What can you say? It was the Braves against a .500 team.

Trachsel was horrible early — how Andruw Jones didn't hit one of the several awful pitches he saw in the first inning to the moon is beyond me — then settled down and pitched quite well. Met For a Minute John Thomson was horrible early and then settled down. After that, well, pick 'em: If you're feeling superstitious, you can leave this one moaning that we played well but it's Turner Field, so the other guy broke on top. If you're feeling philosophical (like I am these days) you can say that we made the kind of mistakes teams that are still works in progress make, and those were enough to beat us. Two stuck in my craw:

1. Victor Diaz trying some ludicrous little pop-up slide in the seventh when the only chance he had was to try and steamroll Johnny Estrada. Not to be all bloody-minded, but the only play there was the football play. I don't blame Manny Acta for sending him, though — it demanded a perfect throw to get Victor, and Jeff Francoeur uncorked a perfect throw. A beyond-perfect throw. Uncle, Monsieur Francoeur — we've heard of you now.

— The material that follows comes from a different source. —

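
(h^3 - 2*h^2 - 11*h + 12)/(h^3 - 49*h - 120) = (h^2 - 5*h + 4)/(h^2 - 3*h - 40)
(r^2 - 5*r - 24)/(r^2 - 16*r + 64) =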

2. In the ninth, Marlon Anderson works a 2-2 count against Kyle Farnsworth, who's just come into the game, and singles. So Jose Reyes, of course, POPS UP THE FIRST PITCH. It's too late in the season and Jose has come too far for him to keep making these stupid, overaggressive mental mistakes.

Funny aside from Gary and Howie: The Mets tried to get a call against Francoeur tagging up from second, and Angel Hernandez said no. Howie noted this, and Gary chimes in, “Either that or he wasn't watching.” God bless Gary and Howie.

2 comments to Loathes, Labors, Lost

  • Anonymous

    Acta has actually been great for most of the year, but with Floyd on deck, and a guy with double digits in outfield assists in less than two months in the bigs (who uncorked a throw from the warning track on the fly to second base earlier in the game, just because he could), you gotta hold VD. You just can't let him get caught there at home.
    Meanwhile, that little popup slide was just another fetid feather in the Mets' Cap O' Crap from this past week.
    Finally, the other great aside from Gary and Howie was when they were talking about Matsui's suddenly newfound gold glove ability at second base. Gary: “You knew he had more range than Cairo, but what you didn't know was that he had more range than…Matsui.”

  • Anonymous

    Re the Diaz slide and bloody-mindedness: As I saw it unfold, I wished that we had Ty Wigginton around for a play like that. Safe or out, Estrada would've been resting peacefully in the on-deck circle afterward.